Pada Selasa (25/5/2024), Dr. Nadia mengatakan: “Tidak ada rekomendasi khusus dan tidak ada kambing yang dikeluarkan oleh Organisasi Kesehatan Dunia. Seperti pemerintah Jepang, tidak ada kebijakan khusus untuk memerangi penyakit ini.”
Penyakit ini juga memiliki risiko infeksi atau penyebaran yang lebih rendah dibandingkan COVID-19. Seperti yang telah disebutkan sebelumnya, infeksi bakteri “pemakan daging” ini dapat merusak kulit, lemak, dan jaringan di sekitarnya dalam waktu singkat.

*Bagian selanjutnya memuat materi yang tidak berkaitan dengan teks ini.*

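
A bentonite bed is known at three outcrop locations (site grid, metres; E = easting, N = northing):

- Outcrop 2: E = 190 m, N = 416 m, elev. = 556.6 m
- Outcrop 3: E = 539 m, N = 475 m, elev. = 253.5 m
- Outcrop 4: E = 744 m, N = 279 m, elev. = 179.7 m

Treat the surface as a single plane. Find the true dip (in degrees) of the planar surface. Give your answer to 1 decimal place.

42.4°

Two edge vectors: Outcrop 2→Outcrop 3 = (349, 59, -303.1), Outcrop 2→Outcrop 4 = (554, -137, -376.9).
Normal n = (Outcrop 2→Outcrop 3) × (Outcrop 2→Outcrop 4) = (-63761.8, -36379.3, -80499).
So ∂z/∂E = −n_x/n_z = −0.79208 and ∂z/∂N = −n_y/n_z = −0.45192.
Gradient magnitude |∇z| = √(a² + b²) = √(0.62739 + 0.20423) = 0.91194.
True dip = arctan(0.91194) = 42.4°, dipping toward ENE (azimuth ≈ 060°).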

Menurut Pusat Pengendalian dan Pencegahan Penyakit (CDC), PMS dapat menyebar melalui beberapa cara, antara lain:
Risiko Penularan Melalui Droplet atau Tumpahan Batuk dan Bersin Risiko Penularan Melalui Kontak dengan Cairan dari Luka Orang yang Terinfeksi Meski jarang, penyebaran bakteri STSS juga dapat terjadi pada individu yang sangat terpapar.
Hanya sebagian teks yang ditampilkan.